A 51 ans, Christophe Bouchut possède sans aucun doute l’un des plus beaux palmarès de l’Endurance. Le natif de Voiron a été de toutes les campagnes GT après avoir fait les beaux jours de Peugeot, Porsche et Mercedes en prototype. Le vainqueur des 24 Heures du Mans 1993 retrouvera un double tour d’horloge dans quelques jours au volant d’une Lamera Cup aux 24 Heures de Dubai, 12 ans après y avoir roulé pour la première fois. Christophe Bouchut a fait le point avec nous sur son retour en Endurance tout en nous donnant son sentiment sur la discipline.
Pourquoi cette participation aux 24 Heures de Dubai sur une Lamera ?
“Je suis engagé sur une nouvelle auto avec Wilfried Merafina qui gère le championnat Lamera Cup qui est une très belle réussite avec une trentaine d’autos. Notre auto est en apparence la même que celle utilisée sur le championnat mais elle a un moteur plus puissant qui développe 550 chevaux. Cela me permet de reprendre contact avec une auto différente de la NASCAR Whelen Euro Series. L’idée est de commercialiser cette Lamera qui est une auto fiable et performante. Nous allons à Dubai avec de grandes ambitions.”
L’envie de piloter est toujours là ?
“Mon rôle de pilote à plein temps est derrière moi. Les choses sont ce qu’elles sont mais la passion reste intacte. Je sais que la vitesse est encore là. Aujourd’hui, la réalité est que je ne sais pas si j’ai envie et tout est une question d’opportunité. J’ai eu l’habitude de rouler dans des équipes de pointe tout au long de ma carrière. De nos jours, la course automobile fait de moins en moins place à la passion.”
Les temps ont changé ?
“Sans un solide partenaire, un jeune pilote ne peut plus rien faire et ne peut pas se montrer. Il n’y a pas que le talent qui compte car l’argent prend souvent le dessus. Ma génération s’en est bien tirée. Je n’ai jamais fait de Formule 1 mais cela ne m’a pas manqué vu ce que j’ai pu faire à côté. Des pilotes de talent n’ont pas eu la chance de réussir, beaucoup ont été sacrifiés. On trouve des pilotes plein de talent qui n’ont pas un sou. On peut juste regretter que tout soit devenu un business et une entreprise. La passion m’a fait devenir pilote. De nos jours, les débouchés sont compliqués. Même des pilotes de renom apportent un budget ou doivent compter sur un gentleman pour compléter le budget.
” Les voitures sont devenues de plus en plus proches. Quand on pilotait la Peugeot 905, si on faisait n’importe quoi, on sortait et on pouvait se faire très mal. Maintenant, la Balance de Performance fait que tout doit se confondre. Celui qui a dépensé X milliers d’euros en plus n’a pas forcément la meilleure auto.”

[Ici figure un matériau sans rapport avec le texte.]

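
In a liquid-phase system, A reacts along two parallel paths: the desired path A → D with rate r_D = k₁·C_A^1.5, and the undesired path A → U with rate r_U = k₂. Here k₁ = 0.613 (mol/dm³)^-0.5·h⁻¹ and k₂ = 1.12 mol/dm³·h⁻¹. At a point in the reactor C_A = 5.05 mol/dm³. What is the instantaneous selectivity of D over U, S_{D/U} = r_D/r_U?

6.21

S_{D/U} = r_D/r_U = (k₁·C_A^1.5)/(k₂) = (k₁/k₂)·C_A^1.5.
= (0.613×5.050^1.5) / (1.12) = 6.957/1.120 = 6.21.
Since the desired path is higher order in A, keeping C_A high (PFR or concentrated feed) favours D.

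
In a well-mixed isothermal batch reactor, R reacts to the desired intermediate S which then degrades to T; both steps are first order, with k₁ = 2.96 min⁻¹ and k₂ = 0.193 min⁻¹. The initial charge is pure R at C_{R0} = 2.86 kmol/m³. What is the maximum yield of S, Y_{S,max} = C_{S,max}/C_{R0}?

For a first-order series the maximum intermediate yield is C_{S,max}/C_{R0} = (k₁/k₂)^[k₂/(k₂−k₁)].
= (2.96/0.193)^(0.193/(0.193−2.96)) = (15.34)^(-0.06975) = 0.8266.

0.827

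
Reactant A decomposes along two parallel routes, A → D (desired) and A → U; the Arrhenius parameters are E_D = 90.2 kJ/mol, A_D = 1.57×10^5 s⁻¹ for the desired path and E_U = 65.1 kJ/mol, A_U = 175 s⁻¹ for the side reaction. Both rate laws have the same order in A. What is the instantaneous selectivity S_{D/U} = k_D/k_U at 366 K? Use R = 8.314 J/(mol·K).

0.235

k_D/k_U = (A_D/A_U)·exp[−(E_D−E_U)/(RT)] = (A_D/A_U)·exp[(E_U−E_D)/(RT)].
(E_U−E_D)/(RT) = (65.1−90.2)×10³/(8.314×366) = -25100/3043 = -8.249.
k_D/k_U = (1.57×10^5/175)·exp(-8.249) = 897.1 × 2.616×10^-4 = 0.235.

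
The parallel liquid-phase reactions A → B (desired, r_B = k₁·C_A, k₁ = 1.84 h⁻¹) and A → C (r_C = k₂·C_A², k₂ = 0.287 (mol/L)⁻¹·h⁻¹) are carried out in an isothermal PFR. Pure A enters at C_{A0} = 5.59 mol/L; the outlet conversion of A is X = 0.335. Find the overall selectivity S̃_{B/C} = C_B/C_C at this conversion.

C_A = C_{A0}(1−X) = 3.717 mol/L.
Along a PFR/batch, dC_B/dC_A = −r_B/(r_B+r_C) = −k₁/(k₁+k₂·C_A).
Integrating from C_{A0} to C_A: C_B = (1.84/0.287)·ln[(1.84+0.287·5.59)/(1.84+0.287·3.72)] = 6.411·ln(3.444/2.907) = 1.088 mol/L.
C_C = (C_{A0}−C_A)−C_B = 0.7850 mol/L; S̃_{B/C} = 1.088/0.7850 = 1.39.

1.39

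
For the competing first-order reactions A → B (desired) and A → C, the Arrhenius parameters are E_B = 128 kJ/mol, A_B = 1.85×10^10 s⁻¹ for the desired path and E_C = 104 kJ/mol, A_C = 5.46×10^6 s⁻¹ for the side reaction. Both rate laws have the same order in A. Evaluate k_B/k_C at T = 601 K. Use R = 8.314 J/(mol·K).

Since both paths have the same order in A, the concentration cancels and S_{B/C} = k_B/k_C = (A_B/A_C)·exp[(E_C−E_B)/(RT)].
(E_C−E_B)/(RT) = (104−128)×10³/(8.314×601) = -24000/4997 = -4.803.
k_B/k_C = (1.85×10^10/5.46×10^6)·exp(-4.803) = 3388 × 0.008204 = 27.8.

27.8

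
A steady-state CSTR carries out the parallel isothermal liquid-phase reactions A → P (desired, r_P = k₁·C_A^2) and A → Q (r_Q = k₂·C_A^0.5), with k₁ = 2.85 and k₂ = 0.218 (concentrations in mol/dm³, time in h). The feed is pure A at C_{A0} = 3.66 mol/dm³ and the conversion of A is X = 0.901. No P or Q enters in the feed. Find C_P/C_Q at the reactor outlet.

Exit C_A = C_{A0}(1−X) = 3.66×0.0990 = 0.3623 mol/dm³.
In a CSTR the entire volume is at exit conditions, so r_P = 2.85×0.3623^2 = 0.3742 and r_Q = 0.218×0.3623^0.5 = 0.1312.
Overall selectivity = C_P/C_Q = r_Pτ/(r_Qτ) = r_P/r_Q = 2.85.

2.85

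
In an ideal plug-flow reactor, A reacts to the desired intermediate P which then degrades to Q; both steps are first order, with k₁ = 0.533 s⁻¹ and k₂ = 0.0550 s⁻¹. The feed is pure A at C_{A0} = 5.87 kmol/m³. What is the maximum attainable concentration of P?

At the optimum, C_{P,max}/C_{A0} = (k₁/k₂)^[k₂/(k₂−k₁)].
= (0.533/0.0550)^(0.0550/(0.0550−0.533)) = (9.691)^(-0.1151) = 0.7700.
C_{P,max} = 0.7700×5.87 = 4.52 kmol/m³.

4.52 kmol/m³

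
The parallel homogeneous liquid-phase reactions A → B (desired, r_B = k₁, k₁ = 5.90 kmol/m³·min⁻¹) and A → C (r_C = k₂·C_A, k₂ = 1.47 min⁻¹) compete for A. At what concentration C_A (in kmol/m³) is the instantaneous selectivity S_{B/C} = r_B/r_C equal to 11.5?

S_{B/C} = (k₁/k₂)·C_A⁻¹ ⇒ C_A = (S·k₂/k₁)^(-1).
= (11.5×1.47/5.90)^(-1) = (2.865)^(-1) = 0.349 kmol/m³.

0.349 kmol/m³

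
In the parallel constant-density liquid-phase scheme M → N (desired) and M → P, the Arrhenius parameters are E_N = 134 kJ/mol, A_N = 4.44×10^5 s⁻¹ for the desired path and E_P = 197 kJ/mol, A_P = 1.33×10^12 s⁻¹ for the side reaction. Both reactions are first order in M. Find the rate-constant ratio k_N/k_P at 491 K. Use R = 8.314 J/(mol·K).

1.68

k_N/k_P = (A_N/A_P)·exp[−(E_N−E_P)/(RT)] = (A_N/A_P)·exp[(E_P−E_N)/(RT)].
(E_P−E_N)/(RT) = (197−134)×10³/(8.314×491) = 63000/4082 = 15.43.
k_N/k_P = (4.44×10^5/1.33×10^12)·exp(15.43) = 3.338×10^-7 × 5.040×10^6 = 1.68.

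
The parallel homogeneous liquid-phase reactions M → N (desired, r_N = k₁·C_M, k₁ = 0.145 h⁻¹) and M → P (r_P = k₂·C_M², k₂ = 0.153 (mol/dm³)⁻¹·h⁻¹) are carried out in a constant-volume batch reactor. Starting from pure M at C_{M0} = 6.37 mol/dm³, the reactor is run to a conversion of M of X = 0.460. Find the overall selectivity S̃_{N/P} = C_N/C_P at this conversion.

C_M = C_{M0}(1−X) = 3.440 mol/dm³.
Along a PFR/batch, dC_N/dC_M = −r_N/(r_N+r_P) = −k₁/(k₁+k₂·C_M).
Integrating from C_{M0} to C_M: C_N = (0.145/0.153)·ln[(0.145+0.153·6.37)/(0.145+0.153·3.44)] = 0.9477·ln(1.120/0.6713) = 0.4848 mol/dm³.
C_P = (C_{M0}−C_M)−C_N = 2.445 mol/dm³; S̃_{N/P} = 0.4848/2.445 = 0.198.

0.198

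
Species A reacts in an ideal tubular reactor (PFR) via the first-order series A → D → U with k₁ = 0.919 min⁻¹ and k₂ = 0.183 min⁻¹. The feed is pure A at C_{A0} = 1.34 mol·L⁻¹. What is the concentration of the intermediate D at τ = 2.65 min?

The intermediate concentration in a first-order A→B→C sequence is C_D = k₁C_{A0}(e^(−k₁τ) − e^(−k₂τ))/(k₂−k₁).
e^(−k₁τ) = e^(−0.919×2.65) = e^(−2.435) = 0.08757; e^(−k₂τ) = e^(−0.4849) = 0.6157.
C_D = 0.919×1.34/(0.183−0.919) × (0.08757−0.6157) = (-1.673)×(-0.5282) = 0.8837 mol·L⁻¹.

0.884 mol·L⁻¹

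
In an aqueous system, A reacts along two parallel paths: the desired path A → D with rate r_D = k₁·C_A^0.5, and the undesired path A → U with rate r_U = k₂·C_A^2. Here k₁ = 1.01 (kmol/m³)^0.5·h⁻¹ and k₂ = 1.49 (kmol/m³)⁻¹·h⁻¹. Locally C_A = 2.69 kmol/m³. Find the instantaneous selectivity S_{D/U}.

0.154

S_{D/U} = r_D/r_U = (k₁·C_A^0.5)/(k₂·C_A^2) = (k₁/k₂)·C_A^-1.5.
= (1.01×2.690^0.5) / (1.49×2.690^2) = 1.657/10.78 = 0.154.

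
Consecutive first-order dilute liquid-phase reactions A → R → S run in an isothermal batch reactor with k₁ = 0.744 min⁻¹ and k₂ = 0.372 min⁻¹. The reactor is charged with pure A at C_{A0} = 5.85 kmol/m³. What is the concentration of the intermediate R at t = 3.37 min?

Solving the coupled first-order balances gives C_R(t) = [k₁/(k₂−k₁)]·C_{A0}·(e^(−k₁t) − e^(−k₂t)).
e^(−k₁t) = e^(−0.744×3.37) = e^(−2.507) = 0.08149; e^(−k₂t) = e^(−1.254) = 0.2855.
C_R = 0.744×5.85/(0.372−0.744) × (0.08149−0.2855) = (-11.70)×(-0.2040) = 2.386 kmol/m³.

2.39 kmol/m³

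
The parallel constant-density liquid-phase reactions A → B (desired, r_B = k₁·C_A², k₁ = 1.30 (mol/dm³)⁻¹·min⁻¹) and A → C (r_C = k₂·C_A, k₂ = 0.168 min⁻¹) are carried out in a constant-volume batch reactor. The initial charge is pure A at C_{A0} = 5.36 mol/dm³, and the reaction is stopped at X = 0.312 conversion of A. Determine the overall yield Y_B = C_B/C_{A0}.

C_A = C_{A0}(1−X) = 3.688 mol/dm³.
Along a PFR/batch, dC_C/dC_A = −r_C/(r_B+r_C) = −k₂/(k₂+k₁·C_A).
Integrating from C_{A0} to C_A: C_C = (0.168/1.30)·ln[(0.168+1.30·5.36)/(0.168+1.30·3.69)] = 0.1292·ln(7.136/4.962) = 0.04696 mol/dm³.
Then C_B = (C_{A0}−C_A) − C_C = 1.672 − 0.04696 = 1.625 mol/dm³.
Y_B = C_B/C_{A0} = 1.625/5.36 = 0.303.

0.303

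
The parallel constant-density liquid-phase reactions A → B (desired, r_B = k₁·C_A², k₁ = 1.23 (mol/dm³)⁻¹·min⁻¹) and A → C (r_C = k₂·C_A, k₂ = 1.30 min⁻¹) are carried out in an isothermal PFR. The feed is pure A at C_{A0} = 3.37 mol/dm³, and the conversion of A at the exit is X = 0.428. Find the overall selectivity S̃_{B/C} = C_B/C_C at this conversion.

C_A = C_{A0}(1−X) = 1.928 mol/dm³.
Along a PFR/batch, dC_C/dC_A = −r_C/(r_B+r_C) = −k₂/(k₂+k₁·C_A).
Integrating from C_{A0} to C_A: C_C = (1.30/1.23)·ln[(1.30+1.23·3.37)/(1.30+1.23·1.93)] = 1.057·ln(5.445/3.671) = 0.4167 mol/dm³.
Then C_B = (C_{A0}−C_A) − C_C = 1.442 − 0.4167 = 1.026 mol/dm³.
S̃_{B/C} = C_B/C_C = 1.026/0.4167 = 2.46.

2.46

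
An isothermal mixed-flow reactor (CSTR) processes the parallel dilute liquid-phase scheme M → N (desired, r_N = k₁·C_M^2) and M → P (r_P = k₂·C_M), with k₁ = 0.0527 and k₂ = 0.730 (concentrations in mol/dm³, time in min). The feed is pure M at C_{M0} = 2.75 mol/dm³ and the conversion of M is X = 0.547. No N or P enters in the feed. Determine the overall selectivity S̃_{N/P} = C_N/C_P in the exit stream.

Exit C_M = C_{M0}(1−X) = 2.75×0.453 = 1.246 mol/dm³.
Rates in a CSTR are evaluated at the outlet concentration: r_N = 0.0527×1.246^2 = 0.08178, r_P = 0.730×1.246 = 0.9094.
Overall selectivity = C_N/C_P = r_Nτ/(r_Pτ) = r_N/r_P = 0.0899.

0.0899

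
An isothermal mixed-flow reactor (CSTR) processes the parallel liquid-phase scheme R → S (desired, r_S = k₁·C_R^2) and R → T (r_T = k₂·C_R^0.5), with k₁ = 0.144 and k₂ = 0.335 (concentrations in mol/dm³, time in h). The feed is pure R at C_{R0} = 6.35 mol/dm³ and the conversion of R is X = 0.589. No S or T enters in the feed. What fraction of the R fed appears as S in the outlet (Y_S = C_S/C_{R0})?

0.380

Exit C_R = C_{R0}(1−X) = 6.35×0.411 = 2.610 mol/dm³.
Rates in a CSTR are evaluated at the outlet concentration: r_S = 0.144×2.610^2 = 0.9808, r_T = 0.335×2.610^0.5 = 0.5412.
Fraction of consumed R going to S: r_S/(r_S+r_T) = 0.6444.
C_S = 0.6444·C_{R0}·X = 0.6444×6.35×0.589 = 2.41 mol/dm³; Y_S = C_S/C_{R0} = 0.380.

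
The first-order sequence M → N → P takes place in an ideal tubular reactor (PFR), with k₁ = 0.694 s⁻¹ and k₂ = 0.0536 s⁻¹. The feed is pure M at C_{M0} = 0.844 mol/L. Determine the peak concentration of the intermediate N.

At the optimum, C_{N,max}/C_{M0} = (k₁/k₂)^[k₂/(k₂−k₁)].
= (0.694/0.0536)^(0.0536/(0.0536−0.694)) = (12.95)^(-0.08370) = 0.8071.
C_{N,max} = 0.8071×0.844 = 0.681 mol/L.

0.681 mol/L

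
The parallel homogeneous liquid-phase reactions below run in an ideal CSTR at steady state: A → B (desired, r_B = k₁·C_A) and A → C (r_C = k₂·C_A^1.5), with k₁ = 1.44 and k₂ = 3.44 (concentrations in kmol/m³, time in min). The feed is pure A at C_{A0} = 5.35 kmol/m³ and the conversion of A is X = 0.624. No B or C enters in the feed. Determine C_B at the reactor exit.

Exit C_A = C_{A0}(1−X) = 5.35×0.376 = 2.012 kmol/m³.
A CSTR operates uniformly at the exit composition, giving r_B = 2.897 and r_C = 9.815 (each k·C_A^n at C_A = 2.012).
Fraction of consumed A going to B: r_B/(r_B+r_C) = 0.2279.
C_B = 0.2279·C_{A0}·X = 0.2279×5.35×0.624 = 0.761 kmol/m³.

0.761 kmol/m³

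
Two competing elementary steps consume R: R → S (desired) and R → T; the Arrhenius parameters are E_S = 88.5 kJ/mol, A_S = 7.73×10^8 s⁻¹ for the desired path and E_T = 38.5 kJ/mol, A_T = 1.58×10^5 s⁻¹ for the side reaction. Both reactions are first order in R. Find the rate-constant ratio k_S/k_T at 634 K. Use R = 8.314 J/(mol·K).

0.371

With equal orders, S_{S/T} = k_S/k_T = (A_S/A_T)·exp[(E_T−E_S)/(RT)].
(E_T−E_S)/(RT) = (38.5−88.5)×10³/(8.314×634) = -50000/5271 = -9.486.
k_S/k_T = (7.73×10^8/1.58×10^5)·exp(-9.486) = 4892 × 7.593×10^-5 = 0.371.
Since E_S > E_T, raising the temperature improves selectivity toward S.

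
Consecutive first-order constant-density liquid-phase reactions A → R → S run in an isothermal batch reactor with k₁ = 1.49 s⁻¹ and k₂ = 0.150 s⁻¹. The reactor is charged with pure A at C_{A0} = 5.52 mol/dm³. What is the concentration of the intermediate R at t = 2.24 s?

4.17 mol/dm³

Solving the coupled first-order balances gives C_R(t) = [k₁/(k₂−k₁)]·C_{A0}·(e^(−k₁t) − e^(−k₂t)).
e^(−k₁t) = e^(−1.49×2.24) = e^(−3.338) = 0.03552; e^(−k₂t) = e^(−0.3360) = 0.7146.
C_R = 1.49×5.52/(0.150−1.49) × (0.03552−0.7146) = (-6.138)×(-0.6791) = 4.168 mol/dm³.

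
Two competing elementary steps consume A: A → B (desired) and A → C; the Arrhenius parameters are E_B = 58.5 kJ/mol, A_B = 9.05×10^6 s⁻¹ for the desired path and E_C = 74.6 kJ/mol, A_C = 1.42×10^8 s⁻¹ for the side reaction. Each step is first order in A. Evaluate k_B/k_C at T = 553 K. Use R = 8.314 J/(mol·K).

2.11

k_B/k_C = (A_B/A_C)·exp[−(E_B−E_C)/(RT)] = (A_B/A_C)·exp[(E_C−E_B)/(RT)].
(E_C−E_B)/(RT) = (74.6−58.5)×10³/(8.314×553) = 16100/4598 = 3.502.
k_B/k_C = (9.05×10^6/1.42×10^8)·exp(3.502) = 0.06373 × 33.17 = 2.11.
Since E_B < E_C, lowering the temperature improves selectivity toward B.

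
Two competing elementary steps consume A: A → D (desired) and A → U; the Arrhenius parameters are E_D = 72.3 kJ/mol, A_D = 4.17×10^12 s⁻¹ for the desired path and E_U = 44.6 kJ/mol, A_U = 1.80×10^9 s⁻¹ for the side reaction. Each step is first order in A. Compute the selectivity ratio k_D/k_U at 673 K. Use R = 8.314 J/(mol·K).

16.4

With equal orders, S_{D/U} = k_D/k_U = (A_D/A_U)·exp[(E_U−E_D)/(RT)].
(E_U−E_D)/(RT) = (44.6−72.3)×10³/(8.314×673) = -27700/5595 = -4.951.
k_D/k_U = (4.17×10^12/1.80×10^9)·exp(-4.951) = 2317 × 0.007079 = 16.4.
Since E_D > E_U, raising the temperature improves selectivity toward D.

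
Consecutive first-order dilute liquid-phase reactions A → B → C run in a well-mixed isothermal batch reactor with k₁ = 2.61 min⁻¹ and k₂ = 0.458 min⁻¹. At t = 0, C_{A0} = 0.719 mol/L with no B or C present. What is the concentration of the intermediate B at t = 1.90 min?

The intermediate concentration in a first-order A→B→C sequence is C_B = k₁C_{A0}(e^(−k₁t) − e^(−k₂t))/(k₂−k₁).
e^(−k₁t) = e^(−2.61×1.90) = e^(−4.959) = 0.007020; e^(−k₂t) = e^(−0.8702) = 0.4189.
C_B = 2.61×0.719/(0.458−2.61) × (0.007020−0.4189) = (-0.8720)×(-0.4118) = 0.3591 mol/L.

0.359 mol/L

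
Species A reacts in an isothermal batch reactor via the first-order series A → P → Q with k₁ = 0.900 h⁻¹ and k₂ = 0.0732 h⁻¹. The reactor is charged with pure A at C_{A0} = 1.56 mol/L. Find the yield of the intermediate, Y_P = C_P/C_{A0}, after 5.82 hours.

For first-order series with pure A initially, C_P(t) = k₁C_{A0}/(k₂−k₁)·(e^(−k₁t) − e^(−k₂t)).
e^(−k₁t) = e^(−0.900×5.82) = e^(−5.238) = 0.005311; e^(−k₂t) = e^(−0.4260) = 0.6531.
C_P = 0.900×1.56/(0.0732−0.900) × (0.005311−0.6531) = (-1.698)×(-0.6478) = 1.100 mol/L.
Y_P = C_P/C_{A0} = 1.100/1.56 = 0.705.

0.705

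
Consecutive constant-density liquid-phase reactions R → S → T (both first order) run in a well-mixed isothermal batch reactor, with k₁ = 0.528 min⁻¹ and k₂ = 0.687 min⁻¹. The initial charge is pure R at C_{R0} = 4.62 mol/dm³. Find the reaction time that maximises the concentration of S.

1.66 min

For first-order series the maximum of C_S occurs at t_opt = ln(k₂/k₁)/(k₂−k₁).
= ln(0.687/0.528)/(0.687−0.528) = ln(1.301)/0.1590 = 0.2632/0.1590 = 1.66 min.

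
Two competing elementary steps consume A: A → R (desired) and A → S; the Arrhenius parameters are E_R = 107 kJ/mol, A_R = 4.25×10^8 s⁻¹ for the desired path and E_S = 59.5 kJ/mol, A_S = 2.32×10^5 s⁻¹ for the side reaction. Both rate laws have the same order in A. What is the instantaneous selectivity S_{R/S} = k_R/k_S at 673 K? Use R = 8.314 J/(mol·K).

k_R/k_S = (A_R/A_S)·exp[−(E_R−E_S)/(RT)] = (A_R/A_S)·exp[(E_S−E_R)/(RT)].
(E_S−E_R)/(RT) = (59.5−107)×10³/(8.314×673) = -47500/5595 = -8.489.
k_R/k_S = (4.25×10^8/2.32×10^5)·exp(-8.489) = 1832 × 2.057×10^-4 = 0.377.

0.377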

Quel est votre regard sur la période actuelle de la discipline Endurance ?
“Le sport automobile a traversé un tas de difficultés et l’Endurance n’a pas échappé à ces difficultés. Le Mans a toujours su rebondir. Le Championnat du Monde d’Endurance a disparu au début des années 90. Ensuite, il y a eu un vide. Le BPR a donné vie à l’Endurance moderne. Le WEC, qui est un très beau championnat, a du mal car il coûte cher. Je pense qu’on ne va pas dans le bon sens en demandant trop de technologie complexe à maîtriser en peu de temps. Il faut laisser du temps aux constructeurs pour développer une auto. On n’apprend pas des erreurs du passé. Si le coût est élevé et que le rapport média est faible, alors cela complique les choses. Trouver le bon équilibre n’est pas chose facile. Une LMP1 coûte beaucoup d’argent et la Formula E est dans l’air du temps pour un prix moins élevé, du moins pour le moment. Si on le veut, baisser les coûts est possible. Il n’y a pas que le prix de la voiture. Certains coûts sont affolants.”